After his wife convinced him to see a doctor, Martin said he was referred to a dermatologist who performed a biopsy. Results came back positive for skin cancer. Martin had surgery on the spot in hopes of removing the malignant cells. However, this was just the beginning of Martin’s struggles with cancer.

“A few months later [in 2015] I noticed the spot coming back so I had it checked out again, and they realized it was tumor now,” Martin said.

After extracting of the attached tumor, he began radiation treatment. For six months he would go in for about 45 to 60 seconds of radiation, “zapping” the affected area.

Even though Martin had been attending treatment for his tumor, doctors later discovered he had an inflamed lymph node. Martin underwent surgery once again, during which they confirmed the current state of his skin cancer. While the disease had not spread further, he would now have to endure longer sessions of radiation—30 to 40 minutes Monday through Friday for six weeks.

“It burns you inside and out. The inside of my cheek and tongue was sore from biting down on it, I couldn’t open my mouth, I couldn’t eat,” he said.  

The effects of cancer on his life has led Martin to be more cautious in daily life and start taking preventative measures.

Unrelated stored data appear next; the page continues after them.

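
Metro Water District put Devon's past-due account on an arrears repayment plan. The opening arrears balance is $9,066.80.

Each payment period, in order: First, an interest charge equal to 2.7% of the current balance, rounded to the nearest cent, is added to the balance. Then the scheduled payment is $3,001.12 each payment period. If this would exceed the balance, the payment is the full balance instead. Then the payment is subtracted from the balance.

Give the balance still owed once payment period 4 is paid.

$0.00

Payment period 1: $9,066.80 +$244.80 interest = $9,311.60; pay $3,001.12 → $6,310.48
Payment period 2: $6,310.48 +$170.38 interest = $6,480.86; pay $3,001.12 → $3,479.74
Payment period 3: $3,479.74 +$93.95 interest = $3,573.69; pay $3,001.12 → $572.57
Payment period 4: $572.57 +$15.46 interest = $588.03; pay $588.03 → $0.00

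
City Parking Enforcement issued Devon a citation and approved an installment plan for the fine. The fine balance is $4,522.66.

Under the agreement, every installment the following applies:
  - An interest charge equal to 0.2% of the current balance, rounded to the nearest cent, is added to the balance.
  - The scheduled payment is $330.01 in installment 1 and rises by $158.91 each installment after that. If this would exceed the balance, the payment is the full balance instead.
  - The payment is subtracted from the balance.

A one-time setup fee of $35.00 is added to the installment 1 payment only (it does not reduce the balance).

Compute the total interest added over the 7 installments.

$38.64

Installment 1: $4,522.66 +$9.05 interest = $4,531.71; pay $330.01 (+ $35.00 fee) → $4,201.70
Installment 2: $4,201.70 +$8.40 interest = $4,210.10; pay $488.92 → $3,721.18
Installment 3: $3,721.18 +$7.44 interest = $3,728.62; pay $647.83 → $3,080.79
Installment 4: $3,080.79 +$6.16 interest = $3,086.95; pay $806.74 → $2,280.21
Installment 5: $2,280.21 +$4.56 interest = $2,284.77; pay $965.65 → $1,319.12
Installment 6: $1,319.12 +$2.64 interest = $1,321.76; pay $1,124.56 → $197.20
Installment 7: $197.20 +$0.39 interest = $197.59; pay $197.59 → $0.00
Total interest: $9.05 + $8.40 + $7.44 + $6.16 + $4.56 + $2.64 + $0.39 = $38.64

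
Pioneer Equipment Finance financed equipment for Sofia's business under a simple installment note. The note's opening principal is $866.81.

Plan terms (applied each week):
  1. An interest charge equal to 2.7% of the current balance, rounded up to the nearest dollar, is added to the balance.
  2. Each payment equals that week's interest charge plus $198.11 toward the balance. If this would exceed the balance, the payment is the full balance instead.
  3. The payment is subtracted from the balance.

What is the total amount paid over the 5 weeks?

# | Opening | Interest | Payment | End bal
1 | $866.81 | $24.00 | $222.11 | $668.70
2 | $668.70 | $19.00 | $217.11 | $470.59
3 | $470.59 | $13.00 | $211.11 | $272.48
4 | $272.48 | $8.00 | $206.11 | $74.37
5 | $74.37 | $3.00 | $77.37 | $0.00
Total paid: $933.81

$933.81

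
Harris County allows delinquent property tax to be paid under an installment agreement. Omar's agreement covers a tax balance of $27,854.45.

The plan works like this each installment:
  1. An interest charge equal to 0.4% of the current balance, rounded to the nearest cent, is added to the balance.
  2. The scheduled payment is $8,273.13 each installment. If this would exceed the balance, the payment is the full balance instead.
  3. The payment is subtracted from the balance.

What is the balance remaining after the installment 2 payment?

$11,498.38

Installment 1: $27,854.45 +$111.42 interest = $27,965.87; pay $8,273.13 → $19,692.74
Installment 2: $19,692.74 +$78.77 interest = $19,771.51; pay $8,273.13 → $11,498.38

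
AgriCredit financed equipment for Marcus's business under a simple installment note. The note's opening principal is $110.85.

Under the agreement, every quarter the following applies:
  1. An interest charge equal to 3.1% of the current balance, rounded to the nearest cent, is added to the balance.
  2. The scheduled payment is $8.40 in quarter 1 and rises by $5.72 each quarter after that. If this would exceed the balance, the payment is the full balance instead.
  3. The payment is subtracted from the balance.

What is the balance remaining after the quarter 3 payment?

Quarter 1: opening $110.85; interest $3.44 → $114.29; payment $8.40; balance $105.89
Quarter 2: opening $105.89; interest $3.28 → $109.17; payment $14.12; balance $95.05
Quarter 3: opening $95.05; interest $2.95 → $98.00; payment $19.84; balance $78.16

$78.16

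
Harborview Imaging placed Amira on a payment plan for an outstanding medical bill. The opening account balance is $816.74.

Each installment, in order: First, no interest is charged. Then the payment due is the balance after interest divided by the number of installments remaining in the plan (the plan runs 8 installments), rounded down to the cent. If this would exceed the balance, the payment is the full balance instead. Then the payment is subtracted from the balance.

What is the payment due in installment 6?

$102.09

Installment 1: $816.74 − $102.09 → $714.65
Installment 2: $714.65 − $102.09 → $612.56
Installment 3: $612.56 − $102.09 → $510.47
Installment 4: $510.47 − $102.09 → $408.38
Installment 5: $408.38 − $102.09 → $306.29
Installment 6: $306.29 − $102.09 → $204.20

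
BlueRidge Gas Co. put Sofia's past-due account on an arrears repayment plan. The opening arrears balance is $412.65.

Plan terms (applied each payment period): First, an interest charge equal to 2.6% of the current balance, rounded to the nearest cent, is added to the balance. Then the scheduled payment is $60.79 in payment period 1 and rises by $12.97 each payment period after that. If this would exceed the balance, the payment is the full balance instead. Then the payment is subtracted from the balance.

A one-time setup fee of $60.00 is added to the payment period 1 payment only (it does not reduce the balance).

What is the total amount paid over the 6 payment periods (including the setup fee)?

Payment period 1: opening $412.65; interest $10.73 → $423.38; payment $60.79 (+ $60.00 fee); balance $362.59
Payment period 2: opening $362.59; interest $9.43 → $372.02; payment $73.76; balance $298.26
Payment period 3: opening $298.26; interest $7.75 → $306.01; payment $86.73; balance $219.28
Payment period 4: opening $219.28; interest $5.70 → $224.98; payment $99.70; balance $125.28
Payment period 5: opening $125.28; interest $3.26 → $128.54; payment $112.67; balance $15.87
Payment period 6: opening $15.87; interest $0.41 → $16.28; payment $16.28; balance $0.00
Total paid: $509.93

$509.93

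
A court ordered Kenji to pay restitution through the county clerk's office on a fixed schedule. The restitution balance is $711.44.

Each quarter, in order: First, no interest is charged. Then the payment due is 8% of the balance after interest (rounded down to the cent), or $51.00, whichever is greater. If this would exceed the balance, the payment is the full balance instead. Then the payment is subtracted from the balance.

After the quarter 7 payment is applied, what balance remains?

# | Opening | Payment | End bal
1 | $711.44 | $56.91 | $654.53
2 | $654.53 | $52.36 | $602.17
3 | $602.17 | $51.00 | $551.17
4 | $551.17 | $51.00 | $500.17
5 | $500.17 | $51.00 | $449.17
6 | $449.17 | $51.00 | $398.17
7 | $398.17 | $51.00 | $347.17

$347.17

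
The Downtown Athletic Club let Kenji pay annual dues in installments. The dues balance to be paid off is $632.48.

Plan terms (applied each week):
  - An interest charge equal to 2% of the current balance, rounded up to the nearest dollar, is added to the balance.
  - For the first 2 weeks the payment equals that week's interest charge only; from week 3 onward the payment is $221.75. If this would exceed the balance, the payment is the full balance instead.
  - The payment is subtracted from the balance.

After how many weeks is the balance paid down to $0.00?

Week 1: $632.48 +$13.00 interest = $645.48; pay $13.00 → $632.48
Week 2: $632.48 +$13.00 interest = $645.48; pay $13.00 → $632.48
Week 3: $632.48 +$13.00 interest = $645.48; pay $221.75 → $423.73
Week 4: $423.73 +$9.00 interest = $432.73; pay $221.75 → $210.98
Week 5: $210.98 +$5.00 interest = $215.98; pay $215.98 → $0.00
Balance reaches $0.00 in week 5.

5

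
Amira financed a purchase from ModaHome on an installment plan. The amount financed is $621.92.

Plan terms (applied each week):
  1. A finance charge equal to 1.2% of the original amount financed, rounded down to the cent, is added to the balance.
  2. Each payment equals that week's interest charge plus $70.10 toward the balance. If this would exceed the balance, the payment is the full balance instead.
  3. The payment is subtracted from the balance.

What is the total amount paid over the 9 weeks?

$689.06

Week 1: opening $621.92; interest $7.46 → $629.38; payment $77.56; balance $551.82
Week 2: opening $551.82; interest $7.46 → $559.28; payment $77.56; balance $481.72
Week 3: opening $481.72; interest $7.46 → $489.18; payment $77.56; balance $411.62
Week 4: opening $411.62; interest $7.46 → $419.08; payment $77.56; balance $341.52
Week 5: opening $341.52; interest $7.46 → $348.98; payment $77.56; balance $271.42
Week 6: opening $271.42; interest $7.46 → $278.88; payment $77.56; balance $201.32
Week 7: opening $201.32; interest $7.46 → $208.78; payment $77.56; balance $131.22
Week 8: opening $131.22; interest $7.46 → $138.68; payment $77.56; balance $61.12
Week 9: opening $61.12; interest $7.46 → $68.58; payment $68.58; balance $0.00
Total paid: $689.06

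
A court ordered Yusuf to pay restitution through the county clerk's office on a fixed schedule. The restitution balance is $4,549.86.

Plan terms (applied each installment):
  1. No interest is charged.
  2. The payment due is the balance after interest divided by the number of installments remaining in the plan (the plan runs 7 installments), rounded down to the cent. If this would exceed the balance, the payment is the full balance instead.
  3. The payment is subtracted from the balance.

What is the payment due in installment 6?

# | Opening | Payment | End bal
1 | $4,549.86 | $649.98 | $3,899.88
2 | $3,899.88 | $649.98 | $3,249.90
3 | $3,249.90 | $649.98 | $2,599.92
4 | $2,599.92 | $649.98 | $1,949.94
5 | $1,949.94 | $649.98 | $1,299.96
6 | $1,299.96 | $649.98 | $649.98

$649.98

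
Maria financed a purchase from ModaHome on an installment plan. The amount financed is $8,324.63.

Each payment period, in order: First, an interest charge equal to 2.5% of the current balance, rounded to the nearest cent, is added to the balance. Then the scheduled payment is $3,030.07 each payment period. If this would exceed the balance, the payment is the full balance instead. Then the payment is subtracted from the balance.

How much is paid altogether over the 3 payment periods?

# | Opening | Interest | Payment | End bal
1 | $8,324.63 | $208.12 | $3,030.07 | $5,502.68
2 | $5,502.68 | $137.57 | $3,030.07 | $2,610.18
3 | $2,610.18 | $65.25 | $2,675.43 | $0.00
Total paid: $8,735.57

$8,735.57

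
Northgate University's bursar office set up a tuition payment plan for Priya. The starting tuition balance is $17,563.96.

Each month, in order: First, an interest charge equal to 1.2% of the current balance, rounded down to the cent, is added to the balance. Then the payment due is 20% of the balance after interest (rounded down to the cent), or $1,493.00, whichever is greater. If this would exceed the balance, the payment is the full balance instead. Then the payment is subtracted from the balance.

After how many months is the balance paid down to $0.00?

Month 1: opening $17,563.96; interest $210.76 → $17,774.72; payment $3,554.94; balance $14,219.78
Month 2: opening $14,219.78; interest $170.63 → $14,390.41; payment $2,878.08; balance $11,512.33
Month 3: opening $11,512.33; interest $138.14 → $11,650.47; payment $2,330.09; balance $9,320.38
Month 4: opening $9,320.38; interest $111.84 → $9,432.22; payment $1,886.44; balance $7,545.78
Month 5: opening $7,545.78; interest $90.54 → $7,636.32; payment $1,527.26; balance $6,109.06
Month 6: opening $6,109.06; interest $73.30 → $6,182.36; payment $1,493.00; balance $4,689.36
Month 7: opening $4,689.36; interest $56.27 → $4,745.63; payment $1,493.00; balance $3,252.63
Month 8: opening $3,252.63; interest $39.03 → $3,291.66; payment $1,493.00; balance $1,798.66
Month 9: opening $1,798.66; interest $21.58 → $1,820.24; payment $1,493.00; balance $327.24
Month 10: opening $327.24; interest $3.92 → $331.16; payment $331.16; balance $0.00
Balance reaches $0.00 in month 10.

10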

“Now I’ve got to watch my kids when they’re out in the sun, I have to make sure they’re protected and [are] wearing sunblock,” he said.  

When going out, Martin often wears long sleeves and long pants that cover him from the sun as well as sunblock.

His doctor recommends he only go outside for a number of minutes, which means he is no longer coaches outdoor sports, specifically football, which is one of his passions.

“I can’t coach because I can’t go outside, and it’s going to be at least three years before I [can] even think about going outside.” Martin said. But he continues to coach indoors, for girls basketball.

February 2021 will be the last time Martin has to attend a follow up test, and if all comes back clear, he will be able to spend more times in the outdoors, cancer free.

Though he said it has stripped him of his energy and taken a toll on his health, Martin continues to spread awareness and maintains as healthy a lifestyle as he can. If there is one thing he learned from this experience, Martin said, it would be to “wear sunblock.”